Local ordinances related to oil and gas drilling, which have existed throughout the U.S. for more than a century, are getting increased attention as fracking brings gas drilling into places unfamiliar with mineral rights issues, Goho said.
Such ordinances face attacks from the industry in court and in state legislatures, Goho said. In Pennsylvania, the state has appealed a court ruling invalidating parts of a law easing energy development of the Marcellus Shale, and in Colorado, where the city of Longmont was sued over its fracking ban, there are plans to introduce a bill in the state legislature to limit local control, he said.
The legal question the legislature of New York intended, Goho said. While the answer won’t bind on other states, it can still help “throw down a marker” in terms of both fracking and traditional zoning powers.

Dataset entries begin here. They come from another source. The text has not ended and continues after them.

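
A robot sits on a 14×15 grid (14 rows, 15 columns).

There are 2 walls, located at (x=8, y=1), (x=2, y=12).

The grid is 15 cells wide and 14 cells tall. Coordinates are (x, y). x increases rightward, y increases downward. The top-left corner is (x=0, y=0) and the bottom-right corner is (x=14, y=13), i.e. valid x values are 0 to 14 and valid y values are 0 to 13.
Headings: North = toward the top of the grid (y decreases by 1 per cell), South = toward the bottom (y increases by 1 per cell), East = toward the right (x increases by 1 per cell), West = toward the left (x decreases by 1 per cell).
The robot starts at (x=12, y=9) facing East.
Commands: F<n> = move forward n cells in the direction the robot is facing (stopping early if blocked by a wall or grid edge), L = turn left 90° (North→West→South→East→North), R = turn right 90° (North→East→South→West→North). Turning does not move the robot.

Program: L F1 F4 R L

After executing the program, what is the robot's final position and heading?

Answer: Final position: (x=12, y=4), facing North

Derivation:
Start: (x=12, y=9), facing East
  L: turn left, now facing North
  F1: move forward 1, now at (x=12, y=8)
  F4: move forward 4, now at (x=12, y=4)
  R: turn right, now facing East
  L: turn left, now facing North
Final: (x=12, y=4), facing North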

“And in that sense, cities and towns all across the country will be watching the outcome of this case,” he said.
The appeals court in Albany typically issues decisions within four to six weeks, Goldberg said. West said he expects a ruling within six to eight weeks and said he was confident the panel will overturn the bans and the towns will appeal, sending the case to the state’s highest court.
The cases are Anschutz Exploration Corp. v. Dryden, 902/2011, New York Civil Supreme Court, Tompkins County (Ithaca); and Cooperstown Holstein Corp. v. Town of Middlefield, 1700930/2011, New York Civil Supreme Court, Otsego County (Cooperstown).